Roku CEO says its $3 streaming service Howdy will expand beyond Roku devices

Wyatt Scott

January 11, 2026

At CES 2026, Roku founder, chairman, and CEO Anthony Wood shared insight into the future of the company’s newest streaming channel, Howdy, and its plans to compete more broadly in the streaming market. The $2.99-per-month service, which launched last August, offers ad-free access to library content at a time when many competing streaming platforms continue to raise prices.

“The opportunity for Howdy was — if you just look at what’s going on in the streaming world with streaming services, they’re getting more expensive.
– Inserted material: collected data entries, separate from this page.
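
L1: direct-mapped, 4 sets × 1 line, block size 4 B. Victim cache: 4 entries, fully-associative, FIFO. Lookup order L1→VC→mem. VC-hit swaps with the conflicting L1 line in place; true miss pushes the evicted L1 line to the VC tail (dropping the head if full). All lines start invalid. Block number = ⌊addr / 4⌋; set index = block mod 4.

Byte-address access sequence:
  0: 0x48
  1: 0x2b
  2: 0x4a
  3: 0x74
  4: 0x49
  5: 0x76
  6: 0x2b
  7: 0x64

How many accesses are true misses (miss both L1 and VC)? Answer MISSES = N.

MISSES = 4

#0 0x48→b18/s2 MISS; vc=[]
#1 0x2b→b10/s2 MISS; vc=[18]
#2 0x4a→b18/s2 VC-HIT; vc=[10]
#3 0x74→b29/s1 MISS; vc=[10]
#4 0x49→b18/s2 L1-HIT; vc=[10]
#5 0x76→b29/s1 L1-HIT; vc=[10]
#6 0x2b→b10/s2 VC-HIT; vc=[18]
#7 0x64→b25/s1 MISS; vc=[18,29]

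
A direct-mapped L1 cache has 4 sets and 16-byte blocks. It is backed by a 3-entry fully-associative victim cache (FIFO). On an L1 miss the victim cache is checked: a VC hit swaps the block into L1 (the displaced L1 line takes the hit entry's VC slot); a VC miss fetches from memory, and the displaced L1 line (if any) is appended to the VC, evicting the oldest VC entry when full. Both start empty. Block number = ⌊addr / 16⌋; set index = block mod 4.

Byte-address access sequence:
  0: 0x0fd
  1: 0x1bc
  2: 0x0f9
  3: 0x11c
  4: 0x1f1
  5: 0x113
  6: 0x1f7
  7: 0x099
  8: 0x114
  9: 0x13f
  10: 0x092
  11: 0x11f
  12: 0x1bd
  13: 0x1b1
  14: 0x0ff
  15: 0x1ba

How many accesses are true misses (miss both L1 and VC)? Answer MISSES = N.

MISSES = 8

0: 0xfd (blk 15, set 3) → MISS  vc=[]
1: 0x1bc (blk 27, set 3) → MISS  vc=[15]
2: 0xf9 (blk 15, set 3) → VC-HIT  vc=[27]
3: 0x11c (blk 17, set 1) → MISS  vc=[27]
4: 0x1f1 (blk 31, set 3) → MISS  vc=[27, 15]
5: 0x113 (blk 17, set 1) → L1-HIT  vc=[27, 15]
6: 0x1f7 (blk 31, set 3) → L1-HIT  vc=[27, 15]
7: 0x99 (blk 9, set 1) → MISS  vc=[27, 15, 17]
8: 0x114 (blk 17, set 1) → VC-HIT  vc=[27, 15, 9]
9: 0x13f (blk 19, set 3) → MISS  vc=[15, 9, 31]
10: 0x92 (blk 9, set 1) → VC-HIT  vc=[15, 17, 31]
11: 0x11f (blk 17, set 1) → VC-HIT  vc=[15, 9, 31]
12: 0x1bd (blk 27, set 3) → MISS  vc=[9, 31, 19]
13: 0x1b1 (blk 27, set 3) → L1-HIT  vc=[9, 31, 19]
14: 0xff (blk 15, set 3) → MISS  vc=[31, 19, 27]
15: 0x1ba (blk 27, set 3) → VC-HIT  vc=[31, 19, 15]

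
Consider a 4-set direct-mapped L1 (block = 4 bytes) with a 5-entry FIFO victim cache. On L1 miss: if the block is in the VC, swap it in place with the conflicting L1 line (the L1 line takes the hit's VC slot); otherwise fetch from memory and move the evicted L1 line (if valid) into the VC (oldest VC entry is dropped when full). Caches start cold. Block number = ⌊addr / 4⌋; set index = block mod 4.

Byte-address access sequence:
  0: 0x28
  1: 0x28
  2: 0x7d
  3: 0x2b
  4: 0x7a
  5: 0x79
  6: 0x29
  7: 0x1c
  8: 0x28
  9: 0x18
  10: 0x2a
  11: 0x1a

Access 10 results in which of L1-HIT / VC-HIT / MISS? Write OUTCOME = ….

OUTCOME = VC-HIT

#0 0x28→b10/s2 MISS; vc=[]
#1 0x28→b10/s2 L1-HIT; vc=[]
#2 0x7d→b31/s3 MISS; vc=[]
#3 0x2b→b10/s2 L1-HIT; vc=[]
#4 0x7a→b30/s2 MISS; vc=[10]
#5 0x79→b30/s2 L1-HIT; vc=[10]
#6 0x29→b10/s2 VC-HIT; vc=[30]
#7 0x1c→b7/s3 MISS; vc=[30,31]
#8 0x28→b10/s2 L1-HIT; vc=[30,31]
#9 0x18→b6/s2 MISS; vc=[30,31,10]
#10 0x2a→b10/s2 VC-HIT; vc=[30,31,6]
#11 0x1a→b6/s2 VC-HIT; vc=[30,31,10]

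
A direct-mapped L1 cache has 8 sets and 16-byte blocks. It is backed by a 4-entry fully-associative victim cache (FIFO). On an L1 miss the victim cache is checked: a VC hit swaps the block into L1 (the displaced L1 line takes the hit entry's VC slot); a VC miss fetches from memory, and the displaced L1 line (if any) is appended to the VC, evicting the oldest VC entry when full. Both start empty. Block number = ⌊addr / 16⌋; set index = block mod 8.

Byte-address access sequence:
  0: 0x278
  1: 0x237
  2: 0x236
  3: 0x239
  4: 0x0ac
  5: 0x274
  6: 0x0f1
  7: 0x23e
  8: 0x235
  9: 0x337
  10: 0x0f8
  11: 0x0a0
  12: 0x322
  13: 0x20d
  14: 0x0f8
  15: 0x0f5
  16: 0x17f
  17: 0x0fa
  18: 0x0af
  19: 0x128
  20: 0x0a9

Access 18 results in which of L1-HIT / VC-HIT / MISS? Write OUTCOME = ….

#0 0x278→b39/s7 MISS; vc=[]
#1 0x237→b35/s3 MISS; vc=[]
#2 0x236→b35/s3 L1-HIT; vc=[]
#3 0x239→b35/s3 L1-HIT; vc=[]
#4 0xac→b10/s2 MISS; vc=[]
#5 0x274→b39/s7 L1-HIT; vc=[]
#6 0xf1→b15/s7 MISS; vc=[39]
#7 0x23e→b35/s3 L1-HIT; vc=[39]
#8 0x235→b35/s3 L1-HIT; vc=[39]
#9 0x337→b51/s3 MISS; vc=[39,35]
#10 0xf8→b15/s7 L1-HIT; vc=[39,35]
#11 0xa0→b10/s2 L1-HIT; vc=[39,35]
#12 0x322→b50/s2 MISS; vc=[39,35,10]
#13 0x20d→b32/s0 MISS; vc=[39,35,10]
#14 0xf8→b15/s7 L1-HIT; vc=[39,35,10]
#15 0xf5→b15/s7 L1-HIT; vc=[39,35,10]
#16 0x17f→b23/s7 MISS; vc=[39,35,10,15]
#17 0xfa→b15/s7 VC-HIT; vc=[39,35,10,23]
#18 0xaf→b10/s2 VC-HIT; vc=[39,35,50,23]
#19 0x128→b18/s2 MISS; vc=[35,50,23,10]
#20 0xa9→b10/s2 VC-HIT; vc=[35,50,23,18]

OUTCOME = VC-HIT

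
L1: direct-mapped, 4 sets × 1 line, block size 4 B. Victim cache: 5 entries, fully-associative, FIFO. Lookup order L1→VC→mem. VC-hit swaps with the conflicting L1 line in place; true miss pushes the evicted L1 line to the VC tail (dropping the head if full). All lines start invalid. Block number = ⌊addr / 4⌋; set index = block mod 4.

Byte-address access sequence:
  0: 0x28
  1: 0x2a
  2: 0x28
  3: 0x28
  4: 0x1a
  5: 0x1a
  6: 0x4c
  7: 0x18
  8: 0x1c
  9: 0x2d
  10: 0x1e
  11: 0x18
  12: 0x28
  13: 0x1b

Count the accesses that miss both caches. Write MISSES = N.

MISSES = 5

  [0] addr=0x28 blk=10 s=2: MISS | VC []
  [1] addr=0x2a blk=10 s=2: L1-HIT | VC []
  [2] addr=0x28 blk=10 s=2: L1-HIT | VC []
  [3] addr=0x28 blk=10 s=2: L1-HIT | VC []
  [4] addr=0x1a blk=6 s=2: MISS | VC [10]
  [5] addr=0x1a blk=6 s=2: L1-HIT | VC [10]
  [6] addr=0x4c blk=19 s=3: MISS | VC [10]
  [7] addr=0x18 blk=6 s=2: L1-HIT | VC [10]
  [8] addr=0x1c blk=7 s=3: MISS | VC [10, 19]
  [9] addr=0x2d blk=11 s=3: MISS | VC [10, 19, 7]
  [10] addr=0x1e blk=7 s=3: VC-HIT | VC [10, 19, 11]
  [11] addr=0x18 blk=6 s=2: L1-HIT | VC [10, 19, 11]
  [12] addr=0x28 blk=10 s=2: VC-HIT | VC [6, 19, 11]
  [13] addr=0x1b blk=6 s=2: VC-HIT | VC [10, 19, 11]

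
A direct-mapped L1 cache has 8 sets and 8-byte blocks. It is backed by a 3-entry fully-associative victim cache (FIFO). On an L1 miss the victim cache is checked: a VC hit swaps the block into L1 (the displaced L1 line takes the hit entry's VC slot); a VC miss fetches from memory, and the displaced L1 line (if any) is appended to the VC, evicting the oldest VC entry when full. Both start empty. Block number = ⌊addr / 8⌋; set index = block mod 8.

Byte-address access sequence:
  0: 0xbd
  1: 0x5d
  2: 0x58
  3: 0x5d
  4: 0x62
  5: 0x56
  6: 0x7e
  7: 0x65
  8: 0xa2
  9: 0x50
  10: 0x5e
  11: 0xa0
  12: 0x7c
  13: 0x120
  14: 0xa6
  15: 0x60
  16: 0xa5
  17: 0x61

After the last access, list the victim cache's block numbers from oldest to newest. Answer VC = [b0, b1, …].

0: 0xbd (blk 23, set 7) → MISS  vc=[]
1: 0x5d (blk 11, set 3) → MISS  vc=[]
2: 0x58 (blk 11, set 3) → L1-HIT  vc=[]
3: 0x5d (blk 11, set 3) → L1-HIT  vc=[]
4: 0x62 (blk 12, set 4) → MISS  vc=[]
5: 0x56 (blk 10, set 2) → MISS  vc=[]
6: 0x7e (blk 15, set 7) → MISS  vc=[23]
7: 0x65 (blk 12, set 4) → L1-HIT  vc=[23]
8: 0xa2 (blk 20, set 4) → MISS  vc=[23, 12]
9: 0x50 (blk 10, set 2) → L1-HIT  vc=[23, 12]
10: 0x5e (blk 11, set 3) → L1-HIT  vc=[23, 12]
11: 0xa0 (blk 20, set 4) → L1-HIT  vc=[23, 12]
12: 0x7c (blk 15, set 7) → L1-HIT  vc=[23, 12]
13: 0x120 (blk 36, set 4) → MISS  vc=[23, 12, 20]
14: 0xa6 (blk 20, set 4) → VC-HIT  vc=[23, 12, 36]
15: 0x60 (blk 12, set 4) → VC-HIT  vc=[23, 20, 36]
16: 0xa5 (blk 20, set 4) → VC-HIT  vc=[23, 12, 36]
17: 0x61 (blk 12, set 4) → VC-HIT  vc=[23, 20, 36]

VC = [23, 20, 36]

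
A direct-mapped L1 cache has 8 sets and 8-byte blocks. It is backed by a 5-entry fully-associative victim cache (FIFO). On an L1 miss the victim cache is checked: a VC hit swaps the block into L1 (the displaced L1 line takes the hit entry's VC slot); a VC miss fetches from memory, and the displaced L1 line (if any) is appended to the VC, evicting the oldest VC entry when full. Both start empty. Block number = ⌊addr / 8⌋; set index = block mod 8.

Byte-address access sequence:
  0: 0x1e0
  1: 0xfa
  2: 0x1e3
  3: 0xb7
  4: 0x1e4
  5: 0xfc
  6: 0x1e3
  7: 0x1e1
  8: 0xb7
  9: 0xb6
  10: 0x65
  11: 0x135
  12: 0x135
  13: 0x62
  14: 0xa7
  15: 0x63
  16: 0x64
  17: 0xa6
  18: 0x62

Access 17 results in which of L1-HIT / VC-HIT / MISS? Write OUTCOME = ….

#0 0x1e0→b60/s4 MISS; vc=[]
#1 0xfa→b31/s7 MISS; vc=[]
#2 0x1e3→b60/s4 L1-HIT; vc=[]
#3 0xb7→b22/s6 MISS; vc=[]
#4 0x1e4→b60/s4 L1-HIT; vc=[]
#5 0xfc→b31/s7 L1-HIT; vc=[]
#6 0x1e3→b60/s4 L1-HIT; vc=[]
#7 0x1e1→b60/s4 L1-HIT; vc=[]
#8 0xb7→b22/s6 L1-HIT; vc=[]
#9 0xb6→b22/s6 L1-HIT; vc=[]
#10 0x65→b12/s4 MISS; vc=[60]
#11 0x135→b38/s6 MISS; vc=[60,22]
#12 0x135→b38/s6 L1-HIT; vc=[60,22]
#13 0x62→b12/s4 L1-HIT; vc=[60,22]
#14 0xa7→b20/s4 MISS; vc=[60,22,12]
#15 0x63→b12/s4 VC-HIT; vc=[60,22,20]
#16 0x64→b12/s4 L1-HIT; vc=[60,22,20]
#17 0xa6→b20/s4 VC-HIT; vc=[60,22,12]
#18 0x62→b12/s4 VC-HIT; vc=[60,22,20]

OUTCOME = VC-HIT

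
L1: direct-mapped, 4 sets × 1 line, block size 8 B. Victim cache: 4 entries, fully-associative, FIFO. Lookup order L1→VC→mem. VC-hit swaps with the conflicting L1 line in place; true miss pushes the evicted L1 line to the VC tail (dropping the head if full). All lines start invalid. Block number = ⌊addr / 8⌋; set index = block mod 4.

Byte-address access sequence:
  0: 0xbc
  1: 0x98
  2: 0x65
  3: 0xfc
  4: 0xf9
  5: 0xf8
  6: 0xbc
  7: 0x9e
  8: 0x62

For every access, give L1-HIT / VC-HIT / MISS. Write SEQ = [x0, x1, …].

0: 0xbc (blk 23, set 3) → MISS  vc=[]
1: 0x98 (blk 19, set 3) → MISS  vc=[23]
2: 0x65 (blk 12, set 0) → MISS  vc=[23]
3: 0xfc (blk 31, set 3) → MISS  vc=[23, 19]
4: 0xf9 (blk 31, set 3) → L1-HIT  vc=[23, 19]
5: 0xf8 (blk 31, set 3) → L1-HIT  vc=[23, 19]
6: 0xbc (blk 23, set 3) → VC-HIT  vc=[31, 19]
7: 0x9e (blk 19, set 3) → VC-HIT  vc=[31, 23]
8: 0x62 (blk 12, set 0) → L1-HIT  vc=[31, 23]

SEQ = [MISS, MISS, MISS, MISS, L1-HIT, L1-HIT, VC-HIT, VC-HIT, L1-HIT]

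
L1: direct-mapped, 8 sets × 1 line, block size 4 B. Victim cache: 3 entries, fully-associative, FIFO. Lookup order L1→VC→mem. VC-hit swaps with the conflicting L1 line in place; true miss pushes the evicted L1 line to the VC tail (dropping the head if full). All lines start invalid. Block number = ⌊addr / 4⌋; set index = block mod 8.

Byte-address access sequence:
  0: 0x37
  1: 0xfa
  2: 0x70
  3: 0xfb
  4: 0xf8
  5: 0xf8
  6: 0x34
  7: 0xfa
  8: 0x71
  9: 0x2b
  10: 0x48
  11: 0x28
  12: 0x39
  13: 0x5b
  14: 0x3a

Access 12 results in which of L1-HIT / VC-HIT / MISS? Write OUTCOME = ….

OUTCOME = MISS

0: 0x37 (blk 13, set 5) → MISS  vc=[]
1: 0xfa (blk 62, set 6) → MISS  vc=[]
2: 0x70 (blk 28, set 4) → MISS  vc=[]
3: 0xfb (blk 62, set 6) → L1-HIT  vc=[]
4: 0xf8 (blk 62, set 6) → L1-HIT  vc=[]
5: 0xf8 (blk 62, set 6) → L1-HIT  vc=[]
6: 0x34 (blk 13, set 5) → L1-HIT  vc=[]
7: 0xfa (blk 62, set 6) → L1-HIT  vc=[]
8: 0x71 (blk 28, set 4) → L1-HIT  vc=[]
9: 0x2b (blk 10, set 2) → MISS  vc=[]
10: 0x48 (blk 18, set 2) → MISS  vc=[10]
11: 0x28 (blk 10, set 2) → VC-HIT  vc=[18]
12: 0x39 (blk 14, set 6) → MISS  vc=[18, 62]
13: 0x5b (blk 22, set 6) → MISS  vc=[18, 62, 14]
14: 0x3a (blk 14, set 6) → VC-HIT  vc=[18, 62, 22]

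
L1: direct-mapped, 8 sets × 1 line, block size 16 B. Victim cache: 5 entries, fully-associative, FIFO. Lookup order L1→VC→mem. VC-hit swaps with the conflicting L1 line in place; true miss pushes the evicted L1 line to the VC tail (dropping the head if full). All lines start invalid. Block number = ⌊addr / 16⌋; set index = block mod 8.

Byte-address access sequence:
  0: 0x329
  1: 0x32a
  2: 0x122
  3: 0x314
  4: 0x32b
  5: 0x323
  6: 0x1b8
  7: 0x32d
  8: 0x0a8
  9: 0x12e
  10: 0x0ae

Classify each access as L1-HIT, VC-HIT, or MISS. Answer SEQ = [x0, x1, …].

SEQ = [MISS, L1-HIT, MISS, MISS, VC-HIT, L1-HIT, MISS, L1-HIT, MISS, VC-HIT, VC-HIT]

#0 0x329→b50/s2 MISS; vc=[]
#1 0x32a→b50/s2 L1-HIT; vc=[]
#2 0x122→b18/s2 MISS; vc=[50]
#3 0x314→b49/s1 MISS; vc=[50]
#4 0x32b→b50/s2 VC-HIT; vc=[18]
#5 0x323→b50/s2 L1-HIT; vc=[18]
#6 0x1b8→b27/s3 MISS; vc=[18]
#7 0x32d→b50/s2 L1-HIT; vc=[18]
#8 0xa8→b10/s2 MISS; vc=[18,50]
#9 0x12e→b18/s2 VC-HIT; vc=[10,50]
#10 0xae→b10/s2 VC-HIT; vc=[18,50]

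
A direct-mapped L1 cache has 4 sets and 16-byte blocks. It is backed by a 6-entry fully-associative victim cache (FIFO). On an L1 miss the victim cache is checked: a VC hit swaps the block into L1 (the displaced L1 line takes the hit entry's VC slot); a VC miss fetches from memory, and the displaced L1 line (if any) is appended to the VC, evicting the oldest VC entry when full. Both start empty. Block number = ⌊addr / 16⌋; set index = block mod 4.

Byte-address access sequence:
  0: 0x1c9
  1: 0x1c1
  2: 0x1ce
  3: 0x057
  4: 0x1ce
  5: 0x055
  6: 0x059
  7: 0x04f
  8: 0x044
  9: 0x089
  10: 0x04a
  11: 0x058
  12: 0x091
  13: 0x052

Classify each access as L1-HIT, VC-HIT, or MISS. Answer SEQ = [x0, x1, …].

#0 0x1c9→b28/s0 MISS; vc=[]
#1 0x1c1→b28/s0 L1-HIT; vc=[]
#2 0x1ce→b28/s0 L1-HIT; vc=[]
#3 0x57→b5/s1 MISS; vc=[]
#4 0x1ce→b28/s0 L1-HIT; vc=[]
#5 0x55→b5/s1 L1-HIT; vc=[]
#6 0x59→b5/s1 L1-HIT; vc=[]
#7 0x4f→b4/s0 MISS; vc=[28]
#8 0x44→b4/s0 L1-HIT; vc=[28]
#9 0x89→b8/s0 MISS; vc=[28,4]
#10 0x4a→b4/s0 VC-HIT; vc=[28,8]
#11 0x58→b5/s1 L1-HIT; vc=[28,8]
#12 0x91→b9/s1 MISS; vc=[28,8,5]
#13 0x52→b5/s1 VC-HIT; vc=[28,8,9]

SEQ = [MISS, L1-HIT, L1-HIT, MISS, L1-HIT, L1-HIT, L1-HIT, MISS, L1-HIT, MISS, VC-HIT, L1-HIT, MISS, VC-HIT]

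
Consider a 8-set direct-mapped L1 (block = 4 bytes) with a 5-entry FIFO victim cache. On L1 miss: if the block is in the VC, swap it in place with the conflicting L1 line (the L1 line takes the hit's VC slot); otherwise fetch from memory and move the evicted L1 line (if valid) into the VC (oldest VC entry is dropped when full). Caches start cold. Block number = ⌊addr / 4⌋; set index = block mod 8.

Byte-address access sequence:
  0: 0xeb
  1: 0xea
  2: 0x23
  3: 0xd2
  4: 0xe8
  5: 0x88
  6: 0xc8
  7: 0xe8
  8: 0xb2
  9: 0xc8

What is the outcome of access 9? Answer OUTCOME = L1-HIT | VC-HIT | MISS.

OUTCOME = VC-HIT

#0 0xeb→b58/s2 MISS; vc=[]
#1 0xea→b58/s2 L1-HIT; vc=[]
#2 0x23→b8/s0 MISS; vc=[]
#3 0xd2→b52/s4 MISS; vc=[]
#4 0xe8→b58/s2 L1-HIT; vc=[]
#5 0x88→b34/s2 MISS; vc=[58]
#6 0xc8→b50/s2 MISS; vc=[58,34]
#7 0xe8→b58/s2 VC-HIT; vc=[50,34]
#8 0xb2→b44/s4 MISS; vc=[50,34,52]
#9 0xc8→b50/s2 VC-HIT; vc=[58,34,52]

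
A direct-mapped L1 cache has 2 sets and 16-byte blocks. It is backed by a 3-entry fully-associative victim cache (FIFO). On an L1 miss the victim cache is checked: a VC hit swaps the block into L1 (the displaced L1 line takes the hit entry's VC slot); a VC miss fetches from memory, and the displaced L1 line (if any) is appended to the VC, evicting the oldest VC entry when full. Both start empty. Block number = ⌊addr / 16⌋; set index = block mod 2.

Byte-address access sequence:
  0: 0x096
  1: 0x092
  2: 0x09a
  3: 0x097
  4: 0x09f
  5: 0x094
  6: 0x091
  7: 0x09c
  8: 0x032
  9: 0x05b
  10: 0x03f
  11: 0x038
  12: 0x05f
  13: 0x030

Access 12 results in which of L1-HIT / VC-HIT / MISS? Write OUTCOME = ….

OUTCOME = VC-HIT

0: 0x96 (blk 9, set 1) → MISS  vc=[]
1: 0x92 (blk 9, set 1) → L1-HIT  vc=[]
2: 0x9a (blk 9, set 1) → L1-HIT  vc=[]
3: 0x97 (blk 9, set 1) → L1-HIT  vc=[]
4: 0x9f (blk 9, set 1) → L1-HIT  vc=[]
5: 0x94 (blk 9, set 1) → L1-HIT  vc=[]
6: 0x91 (blk 9, set 1) → L1-HIT  vc=[]
7: 0x9c (blk 9, set 1) → L1-HIT  vc=[]
8: 0x32 (blk 3, set 1) → MISS  vc=[9]
9: 0x5b (blk 5, set 1) → MISS  vc=[9, 3]
10: 0x3f (blk 3, set 1) → VC-HIT  vc=[9, 5]
11: 0x38 (blk 3, set 1) → L1-HIT  vc=[9, 5]
12: 0x5f (blk 5, set 1) → VC-HIT  vc=[9, 3]
13: 0x30 (blk 3, set 1) → VC-HIT  vc=[9, 5]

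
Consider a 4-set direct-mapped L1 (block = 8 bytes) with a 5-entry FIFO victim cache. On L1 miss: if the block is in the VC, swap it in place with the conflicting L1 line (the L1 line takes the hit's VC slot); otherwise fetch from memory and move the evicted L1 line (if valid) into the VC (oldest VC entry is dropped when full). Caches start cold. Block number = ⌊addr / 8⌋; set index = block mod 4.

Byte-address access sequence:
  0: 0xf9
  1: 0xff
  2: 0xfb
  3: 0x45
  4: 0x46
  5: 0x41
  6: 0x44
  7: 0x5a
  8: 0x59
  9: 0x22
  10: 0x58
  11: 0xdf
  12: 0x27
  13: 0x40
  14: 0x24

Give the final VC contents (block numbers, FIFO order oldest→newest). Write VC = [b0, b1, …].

#0 0xf9→b31/s3 MISS; vc=[]
#1 0xff→b31/s3 L1-HIT; vc=[]
#2 0xfb→b31/s3 L1-HIT; vc=[]
#3 0x45→b8/s0 MISS; vc=[]
#4 0x46→b8/s0 L1-HIT; vc=[]
#5 0x41→b8/s0 L1-HIT; vc=[]
#6 0x44→b8/s0 L1-HIT; vc=[]
#7 0x5a→b11/s3 MISS; vc=[31]
#8 0x59→b11/s3 L1-HIT; vc=[31]
#9 0x22→b4/s0 MISS; vc=[31,8]
#10 0x58→b11/s3 L1-HIT; vc=[31,8]
#11 0xdf→b27/s3 MISS; vc=[31,8,11]
#12 0x27→b4/s0 L1-HIT; vc=[31,8,11]
#13 0x40→b8/s0 VC-HIT; vc=[31,4,11]
#14 0x24→b4/s0 VC-HIT; vc=[31,8,11]

VC = [31, 8, 11]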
They keep raising prices, and they keep adding larger and larger ad loads,” Wood explained at the Variety Entertainment Summit at CES. “And so, the part of the market where it actually started — low-cost and no ads — is gone now. There’s no streaming services that address that portion of the market.”

Wood also indicated that Roku plans to make Howdy available to more users beyond its own platform. While the service initially launched exclusively on Roku devices, he said the company “will take it off-platform as well,” signaling a broader distribution strategy.

When asked offstage whether that expansion would include mobile apps, the web, or other platforms, Wood told TechCrunch that Roku has not yet confirmed where Howdy will appear. However, he added that “we want to distribute it everywhere.” This suggests that Howdy could eventually become an app available across a wide range of devices, both large and small.

Wood declined to share subscriber numbers with TechCrunch, but said onstage, “I think if I just look at the market, it’s going to be a big streaming service.”